# Exercise combining Wave and Hydrostatic: Pulley and Submerged Ball

1. Feb 28, 2013

### ricmacas

1. The problem statement, all variables and given/known data
One end of a horizontal string is attached to the wall, and the other end passes over a pulley. A sphere of an unknown material hangs on the end of the string. The string is vibrating with a frequency of 392 cycles per second. A container of water is raised under the sphere so that the sphere is completely submerged. In this configuration, the string vibrates with a frequency of 343 cycles per second.
What is the density of the sphere?
2. Relevant equations
$v=\sqrt{T/\rho}$
$v=\lambda * f$
$W=\rho*V*g$
$F=W-B=\rho*V*g - \rho_{H20}V_{i}g$ (assuming W>B)
3. The attempt at a solution
Wave Perspective:
$T_{1} = \rho * \lambda_{1}^{2} * f_{1}^{2}$
$T_{2} = \rho * \lambda_{2}^{2} * f_{2}^{2}$
Mechanical Perspective:
$T_{1} = W = \rho*Vg$
$T_{2} = W - B = \rho*Vg - \rho_{H20}V_{i}g$
Thus:
$T_{1} = W$ then, assuming displaced volume = volume of the sphere,
$V_{i}g = \lambda_{1}^{2} * f_{1}^{2}$
$T_{2} = W - B = \rho*\lambda_{1}^{2} * f_{1}^{2} - \rho_{H20}*\lambda_{1}^{2} * f_{1}^{2}$

Now, I have arrived to the answer in the solutions (it's the right answer, but negative, I can't explain that either), but I had to assume that $\lambda_{1}=\lambda_{2}$. Can someone explain me , if frequencies are different, why should I assume the wavelenght is the same before and after submerging the ball?

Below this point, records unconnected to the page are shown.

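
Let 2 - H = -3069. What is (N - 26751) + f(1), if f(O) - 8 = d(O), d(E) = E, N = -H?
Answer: -29813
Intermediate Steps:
H = 3071 (H = 2 - 1*(-3069) = 2 + 3069 = 3071)
N = -3071 (N = -1*3071 = -3071)
f(O) = 8 + O
(N - 26751) + f(1) = (-3071 - 26751) + (8 + 1) = -29822 + 9 = -29813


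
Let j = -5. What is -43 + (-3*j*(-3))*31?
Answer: -1438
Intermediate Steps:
-43 + (-3*j*(-3))*31 = -43 + (-3*(-5)*(-3))*31 = -43 + (15*(-3))*31 = -43 - 45*31 = -43 - 1395 = -1438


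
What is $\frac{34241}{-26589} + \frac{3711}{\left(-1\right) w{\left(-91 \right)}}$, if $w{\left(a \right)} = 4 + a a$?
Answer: $- \frac{382358464}{220289865} \approx -1.7357$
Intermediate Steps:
$w{\left(a \right)} = 4 + a^{2}$
$\frac{34241}{-26589} + \frac{3711}{\left(-1\right) w{\left(-91 \right)}} = \frac{34241}{-26589} + \frac{3711}{\left(-1\right) \left(4 + \left(-91\right)^{2}\right)} = 34241 \left(- \frac{1}{26589}\right) + \frac{3711}{\left(-1\right) \left(4 + 8281\right)} = - \frac{34241}{26589} + \frac{3711}{\left(-1\right) 8285} = - \frac{34241}{26589} + \frac{3711}{-8285} = - \frac{34241}{26589} + 3711 \left(- \frac{1}{8285}\right) = - \frac{34241}{26589} - \frac{3711}{8285} = - \frac{382358464}{220289865}$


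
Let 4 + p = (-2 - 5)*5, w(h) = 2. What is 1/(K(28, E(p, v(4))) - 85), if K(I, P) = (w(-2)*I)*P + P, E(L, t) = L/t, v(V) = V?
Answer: -4/2563 ≈ -0.0015607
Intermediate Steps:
p = -39 (p = -4 + (-2 - 5)*5 = -4 - 7*5 = -4 - 35 = -39)
K(I, P) = P + 2*I*P (K(I, P) = (2*I)*P + P = 2*I*P + P = P + 2*I*P)
1/(K(28, E(p, v(4))) - 85) = 1/((-39/4)*(1 + 2*28) - 85) = 1/((-39*¼)*(1 + 56) - 85) = 1/(-39/4*57 - 85) = 1/(-2223/4 - 85) = 1/(-2563/4) = -4/2563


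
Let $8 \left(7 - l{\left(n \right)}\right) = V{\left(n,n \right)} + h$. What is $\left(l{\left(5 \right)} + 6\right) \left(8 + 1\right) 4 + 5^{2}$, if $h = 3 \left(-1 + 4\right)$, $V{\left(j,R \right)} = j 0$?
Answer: $\frac{905}{2} \approx 452.5$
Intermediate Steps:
$V{\left(j,R \right)} = 0$
$h = 9$ ($h = 3 \cdot 3 = 9$)
$l{\left(n \right)} = \frac{47}{8}$ ($l{\left(n \right)} = 7 - \frac{0 + 9}{8} = 7 - \frac{9}{8} = \frac{47}{8}$)
$\left(l{\left(5 \right)} + 6\right) \left(8 + 1\right) 4 + 5^{2} = \left(\frac{47}{8} + 6\right) \left(8 + 1\right) 4 + 5^{2} = \frac{95}{8} \cdot 9 \cdot 4 + 25 = \frac{855}{8} \cdot 4 + 25 = \frac{855}{2} + 25 = \frac{905}{2}$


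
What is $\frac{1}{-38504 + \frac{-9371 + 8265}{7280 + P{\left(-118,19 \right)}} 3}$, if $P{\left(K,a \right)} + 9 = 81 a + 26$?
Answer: $- \frac{4418}{170112331} \approx -2.5971 \cdot 10^{-5}$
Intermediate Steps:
$P{\left(K,a \right)} = 17 + 81 a$ ($P{\left(K,a \right)} = -9 + \left(81 a + 26\right) = -9 + \left(26 + 81 a\right) = 17 + 81 a$)
$\frac{1}{-38504 + \frac{-9371 + 8265}{7280 + P{\left(-118,19 \right)}} 3} = \frac{1}{-38504 + \frac{-9371 + 8265}{7280 + \left(17 + 81 \cdot 19\right)} 3} = \frac{1}{-38504 + - \frac{1106}{7280 + \left(17 + 1539\right)} 3} = \frac{1}{-38504 + - \frac{1106}{7280 + 1556} \cdot 3} = \frac{1}{-38504 + - \frac{1106}{8836} \cdot 3} = \frac{1}{-38504 + \left(-1106\right) \frac{1}{8836} \cdot 3} = \frac{1}{-38504 - \frac{1659}{4418}} = \frac{1}{- \frac{170112331}{4418}} = - \frac{4418}{170112331}$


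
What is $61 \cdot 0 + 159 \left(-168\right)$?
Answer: $-26712$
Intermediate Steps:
$61 \cdot 0 + 159 \left(-168\right) = 0 - 26712 = -26712$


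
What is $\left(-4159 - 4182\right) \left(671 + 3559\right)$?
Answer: $-35282430$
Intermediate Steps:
$\left(-4159 - 4182\right) \left(671 + 3559\right) = \left(-8341\right) 4230 = -35282430$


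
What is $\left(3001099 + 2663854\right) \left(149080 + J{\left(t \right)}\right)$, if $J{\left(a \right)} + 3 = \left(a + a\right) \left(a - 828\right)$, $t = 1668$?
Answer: $16719072093101$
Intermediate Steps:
$J{\left(a \right)} = -3 + 2 a \left(-828 + a\right)$ ($J{\left(a \right)} = -3 + \left(a + a\right) \left(a - 828\right) = -3 + 2 a \left(-828 + a\right)$)
$\left(3001099 + 2663854\right) \left(149080 + J{\left(t \right)}\right) = \left(3001099 + 2663854\right) \left(149080 - \left(2762211 - 5564448\right)\right) = 5664953 \left(149080 - -2802237\right) = 5664953 \left(149080 + 2802237\right) = 5664953 \cdot 2951317 = 16719072093101$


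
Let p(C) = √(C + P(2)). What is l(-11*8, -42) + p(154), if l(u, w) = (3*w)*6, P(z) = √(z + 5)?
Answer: -756 + √(154 + √7) ≈ -743.48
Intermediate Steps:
P(z) = √(5 + z)
p(C) = √(C + √7) (p(C) = √(C + √(5 + 2)) = √(C + √7))
l(u, w) = 18*w
l(-11*8, -42) + p(154) = 18*(-42) + √(154 + √7) = -756 + √(154 + √7)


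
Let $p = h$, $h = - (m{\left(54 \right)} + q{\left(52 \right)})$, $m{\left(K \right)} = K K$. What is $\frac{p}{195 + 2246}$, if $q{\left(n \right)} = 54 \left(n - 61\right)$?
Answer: $- \frac{2430}{2441} \approx -0.99549$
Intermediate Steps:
$q{\left(n \right)} = -3294 + 54 n$ ($q{\left(n \right)} = 54 \left(-61 + n\right) = -3294 + 54 n$)
$m{\left(K \right)} = K^{2}$
$h = -2430$ ($h = - (54^{2} + \left(-3294 + 54 \cdot 52\right)) = - (2916 + \left(-3294 + 2808\right)) = - (2916 - 486) = \left(-1\right) 2430 = -2430$)
$p = -2430$
$\frac{p}{195 + 2246} = - \frac{2430}{195 + 2246} = - \frac{2430}{2441}$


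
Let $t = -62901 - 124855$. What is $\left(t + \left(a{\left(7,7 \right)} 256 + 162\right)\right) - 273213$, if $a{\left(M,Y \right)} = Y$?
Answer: $-459015$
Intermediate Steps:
$t = -187756$
$\left(t + \left(a{\left(7,7 \right)} 256 + 162\right)\right) - 273213 = \left(-187756 + \left(7 \cdot 256 + 162\right)\right) - 273213 = \left(-187756 + \left(1792 + 162\right)\right) - 273213 = \left(-187756 + 1954\right) - 273213 = -185802 - 273213 = -459015$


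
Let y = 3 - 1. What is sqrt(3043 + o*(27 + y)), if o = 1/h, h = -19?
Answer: 2*sqrt(274493)/19 ≈ 55.150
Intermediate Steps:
y = 2
o = -1/19 (o = 1/(-19) = -1/19 ≈ -0.052632)
sqrt(3043 + o*(27 + y)) = sqrt(3043 - (27 + 2)/19) = sqrt(3043 - 1/19*29) = sqrt(3043 - 29/19) = sqrt(57788/19) = 2*sqrt(274493)/19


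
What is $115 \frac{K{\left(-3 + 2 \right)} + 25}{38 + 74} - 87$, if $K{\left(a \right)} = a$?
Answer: $- \frac{873}{14} \approx -62.357$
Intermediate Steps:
$115 \frac{K{\left(-3 + 2 \right)} + 25}{38 + 74} - 87 = 115 \frac{\left(-3 + 2\right) + 25}{38 + 74} - 87 = 115 \frac{-1 + 25}{112} - 87 = 115 \cdot 24 \cdot \frac{1}{112} - 87 = 115 \cdot \frac{3}{14} - 87 = \frac{345}{14} - 87 = - \frac{873}{14}$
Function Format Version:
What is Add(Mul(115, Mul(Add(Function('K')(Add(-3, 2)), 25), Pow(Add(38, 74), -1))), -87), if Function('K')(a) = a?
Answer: Rational(-873, 14) ≈ -62.357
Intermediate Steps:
Add(Mul(115, Mul(Add(Function('K')(Add(-3, 2)), 25), Pow(Add(38, 74), -1))), -87) = Add(Mul(115, Mul(Add(Add(-3, 2), 25), Pow(Add(38, 74), -1))), -87) = Add(Mul(115, Mul(Add(-1, 25), Pow(112, -1))), -87) = Add(Mul(115, Mul(24, Rational(1, 112))), -87) = Add(Mul(115, Rational(3, 14)), -87) = Add(Rational(345, 14), -87) = Rational(-873, 14)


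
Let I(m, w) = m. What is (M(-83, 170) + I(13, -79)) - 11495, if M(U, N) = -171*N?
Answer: -40552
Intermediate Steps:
(M(-83, 170) + I(13, -79)) - 11495 = (-171*170 + 13) - 11495 = (-29070 + 13) - 11495 = -29057 - 11495 = -40552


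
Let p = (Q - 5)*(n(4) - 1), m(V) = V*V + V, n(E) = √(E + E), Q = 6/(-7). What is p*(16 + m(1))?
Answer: 738/7 - 1476*√2/7 ≈ -192.77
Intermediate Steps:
Q = -6/7 (Q = 6*(-⅐) = -6/7 ≈ -0.85714)
n(E) = √2*√E (n(E) = √(2*E) = √2*√E)
m(V) = V + V² (m(V) = V² + V = V + V²)
p = 41/7 - 82*√2/7 (p = (-6/7 - 5)*(√2*√4 - 1) = -41*(√2*2 - 1)/7 = -41*(2*√2 - 1)/7 = -41*(-1 + 2*√2)/7 = 41/7 - 82*√2/7 ≈ -10.709)
p*(16 + m(1)) = (41/7 - 82*√2/7)*(16 + 1*(1 + 1)) = (41/7 - 82*√2/7)*(16 + 1*2) = (41/7 - 82*√2/7)*(16 + 2) = (41/7 - 82*√2/7)*18 = 738/7 - 1476*√2/7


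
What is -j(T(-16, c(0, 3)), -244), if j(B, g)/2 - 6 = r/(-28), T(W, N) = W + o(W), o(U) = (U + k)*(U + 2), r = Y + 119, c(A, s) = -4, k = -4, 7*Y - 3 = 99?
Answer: -241/98 ≈ -2.4592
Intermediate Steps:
Y = 102/7 (Y = 3/7 + (⅐)*99 = 3/7 + 99/7 = 102/7 ≈ 14.571)
r = 935/7 (r = 102/7 + 119 = 935/7 ≈ 133.57)
o(U) = (-4 + U)*(2 + U) (o(U) = (U - 4)*(U + 2) = (-4 + U)*(2 + U))
T(W, N) = -8 + W² - W (T(W, N) = W + (-8 + W² - 2*W) = -8 + W² - W)
j(B, g) = 241/98 (j(B, g) = 12 + 2*((935/7)/(-28)) = 12 + 2*((935/7)*(-1/28)) = 12 + 2*(-935/196) = 12 - 935/98 = 241/98)
-j(T(-16, c(0, 3)), -244) = -1*241/98 = -241/98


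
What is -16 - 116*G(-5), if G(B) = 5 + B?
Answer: -16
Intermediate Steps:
-16 - 116*G(-5) = -16 - 116*(5 - 5) = -16 - 116*0 = -16 + 0 = -16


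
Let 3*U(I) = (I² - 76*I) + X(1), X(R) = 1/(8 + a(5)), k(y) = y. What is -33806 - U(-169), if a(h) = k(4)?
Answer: -1713877/36 ≈ -47608.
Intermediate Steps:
a(h) = 4
X(R) = 1/12 (X(R) = 1/(8 + 4) = 1/12)
U(I) = 1/36 - 76*I/3 + I²/3 (U(I) = ((I² - 76*I) + 1/12)/3 = (1/12 + I² - 76*I)/3 = 1/36 - 76*I/3 + I²/3)
-33806 - U(-169) = -33806 - (1/36 - 76/3*(-169) + (⅓)*(-169)²) = -33806 - (1/36 + 12844/3 + (⅓)*28561) = -33806 - (1/36 + 12844/3 + 28561/3) = -33806 - 1*496861/36 = -33806 - 496861/36 = -1713877/36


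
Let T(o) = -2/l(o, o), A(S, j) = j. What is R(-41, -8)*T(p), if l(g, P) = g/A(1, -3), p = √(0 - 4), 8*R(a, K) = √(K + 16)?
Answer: -3*I*√2/4 ≈ -1.0607*I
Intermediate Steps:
R(a, K) = √(16 + K)/8 (R(a, K) = √(K + 16)/8 = √(16 + K)/8)
p = 2*I (p = √(-4) = 2*I ≈ 2.0*I)
l(g, P) = -g/3 (l(g, P) = g/(-3) = g*(-⅓) = -g/3)
T(o) = 6/o (T(o) = -2*(-3/o) = -(-6)/o = 6/o)
R(-41, -8)*T(p) = (√(16 - 8)/8)*(6/((2*I))) = (√8/8)*(6*(-I/2)) = ((2*√2)/8)*(-3*I) = (√2/4)*(-3*I) = -3*I*√2/4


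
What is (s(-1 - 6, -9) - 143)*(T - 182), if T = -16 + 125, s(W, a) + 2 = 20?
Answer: 9125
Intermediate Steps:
s(W, a) = 18 (s(W, a) = -2 + 20 = 18)
T = 109
(s(-1 - 6, -9) - 143)*(T - 182) = (18 - 143)*(109 - 182) = -125*(-73) = 9125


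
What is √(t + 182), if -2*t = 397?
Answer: I*√66/2 ≈ 4.062*I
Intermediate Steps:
t = -397/2 (t = -½*397 = -397/2 ≈ -198.50)
√(t + 182) = √(-397/2 + 182) = √(-33/2) = I*√66/2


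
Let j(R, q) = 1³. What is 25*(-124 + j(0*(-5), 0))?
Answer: -3075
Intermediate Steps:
j(R, q) = 1
25*(-124 + j(0*(-5), 0)) = 25*(-124 + 1) = 25*(-123) = -3075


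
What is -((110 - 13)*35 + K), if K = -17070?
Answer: 13675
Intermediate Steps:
-((110 - 13)*35 + K) = -((110 - 13)*35 - 17070) = -(97*35 - 17070) = -(3395 - 17070) = -1*(-13675) = 13675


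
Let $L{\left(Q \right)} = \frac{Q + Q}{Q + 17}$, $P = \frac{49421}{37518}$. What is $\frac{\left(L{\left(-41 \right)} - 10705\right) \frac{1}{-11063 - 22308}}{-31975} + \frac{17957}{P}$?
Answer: $\frac{8626497118203064801}{632808856886700} \approx 13632.0$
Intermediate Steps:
$P = \frac{49421}{37518}$ ($P = 49421 \cdot \frac{1}{37518} = \frac{49421}{37518} \approx 1.3173$)
$L{\left(Q \right)} = \frac{2 Q}{17 + Q}$
$\frac{\left(L{\left(-41 \right)} - 10705\right) \frac{1}{-11063 - 22308}}{-31975} + \frac{17957}{P} = \frac{\left(2 \left(-41\right) \frac{1}{17 - 41} - 10705\right) \frac{1}{-11063 - 22308}}{-31975} + \frac{17957}{\frac{49421}{37518}} = \frac{2 \left(-41\right) \frac{1}{-24} - 10705}{-33371} \left(- \frac{1}{31975}\right) + 17957 \cdot \frac{37518}{49421} = \left(2 \left(-41\right) \left(- \frac{1}{24}\right) - 10705\right) \left(- \frac{1}{33371}\right) \left(- \frac{1}{31975}\right) + \frac{673710726}{49421} = \left(\frac{41}{12} - 10705\right) \left(- \frac{1}{33371}\right) \left(- \frac{1}{31975}\right) + \frac{673710726}{49421} = \left(- \frac{128419}{12}\right) \left(- \frac{1}{33371}\right) \left(- \frac{1}{31975}\right) + \frac{673710726}{49421} = \frac{128419}{400452} \left(- \frac{1}{31975}\right) + \frac{673710726}{49421} = - \frac{128419}{12804452700} + \frac{673710726}{49421} = \frac{8626497118203064801}{632808856886700}$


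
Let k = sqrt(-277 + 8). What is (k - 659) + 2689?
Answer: 2030 + I*sqrt(269) ≈ 2030.0 + 16.401*I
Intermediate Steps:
k = I*sqrt(269) (k = sqrt(-269) = I*sqrt(269) ≈ 16.401*I)
(k - 659) + 2689 = (I*sqrt(269) - 659) + 2689 = (-659 + I*sqrt(269)) + 2689 = 2030 + I*sqrt(269)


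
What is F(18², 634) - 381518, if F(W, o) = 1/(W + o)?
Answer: -365494243/958 ≈ -3.8152e+5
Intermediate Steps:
F(18², 634) - 381518 = 1/(18² + 634) - 381518 = 1/(324 + 634) - 381518 = 1/958 - 381518 = -365494243/958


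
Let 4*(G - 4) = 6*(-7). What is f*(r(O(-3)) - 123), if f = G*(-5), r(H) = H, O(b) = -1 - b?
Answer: -7865/2 ≈ -3932.5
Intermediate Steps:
G = -13/2 (G = 4 + (6*(-7))/4 = 4 + (1/4)*(-42) = 4 - 21/2 = -13/2 ≈ -6.5000)
f = 65/2 (f = -13/2*(-5) = 65/2 ≈ 32.500)
f*(r(O(-3)) - 123) = 65*((-1 - 1*(-3)) - 123)/2 = 65*((-1 + 3) - 123)/2 = 65*(2 - 123)/2 = (65/2)*(-121) = -7865/2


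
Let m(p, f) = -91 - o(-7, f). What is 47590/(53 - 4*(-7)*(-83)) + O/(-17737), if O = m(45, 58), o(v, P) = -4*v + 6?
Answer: -843819955/40280727 ≈ -20.948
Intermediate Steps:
o(v, P) = 6 - 4*v
m(p, f) = -125 (m(p, f) = -91 - (6 - 4*(-7)) = -91 - (6 + 28) = -91 - 1*34 = -91 - 34 = -125)
O = -125
47590/(53 - 4*(-7)*(-83)) + O/(-17737) = 47590/(53 - 4*(-7)*(-83)) - 125/(-17737) = 47590/(53 + 28*(-83)) - 125*(-1/17737) = 47590/(53 - 2324) + 125/17737 = 47590/(-2271) + 125/17737 = 47590*(-1/2271) + 125/17737 = -47590/2271 + 125/17737 = -843819955/40280727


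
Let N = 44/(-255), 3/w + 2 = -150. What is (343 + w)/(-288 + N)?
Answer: -13293915/11169568 ≈ -1.1902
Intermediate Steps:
w = -3/152 (w = 3/(-2 - 150) = 3/(-152) = 3*(-1/152) = -3/152 ≈ -0.019737)
N = -44/255 (N = 44*(-1/255) = -44/255 ≈ -0.17255)
(343 + w)/(-288 + N) = (343 - 3/152)/(-288 - 44/255) = 52133/(152*(-73484/255)) = (52133/152)*(-255/73484) = -13293915/11169568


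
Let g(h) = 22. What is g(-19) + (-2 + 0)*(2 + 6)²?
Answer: -106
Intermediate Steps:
g(-19) + (-2 + 0)*(2 + 6)² = 22 + (-2 + 0)*(2 + 6)² = 22 - 2*8² = 22 - 2*64 = 22 - 128 = -106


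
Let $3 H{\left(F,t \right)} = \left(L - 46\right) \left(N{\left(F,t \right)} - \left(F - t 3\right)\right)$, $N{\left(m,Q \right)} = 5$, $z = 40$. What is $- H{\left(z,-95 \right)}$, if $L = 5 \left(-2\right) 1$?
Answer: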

For those who want the answer:
4267 Kg m-3, which i obtained from $T_{2}=T_{2} \Leftrightarrow \rho * \lambda^{2} * f_{2}^{2} = \rho\lambda^{2} * f_{1}^{2} - \rho_{H20}\lambda^{2} * f_{1}^{2}$
thus $\rho = (-\rho_{H20}*f_{1}^{2})/ (f_{2}^{2} - f_{1}^{2})$
(The formula gives me a negative result though).

Last edited: Feb 28, 2013
2. Feb 28, 2013

### TSny

Hello, ricmacas. Welcome to PF!

The equation for the speed of a wave on a string is $v = \sqrt{T/\mu}$ where $\mu$ is the mass per unit length of the string. So, you'll need to rethink the mathematical steps.

In order to see why the wavelength should be the same, keep in mind that the standing waves must have a node at the wall and a node at the pulley.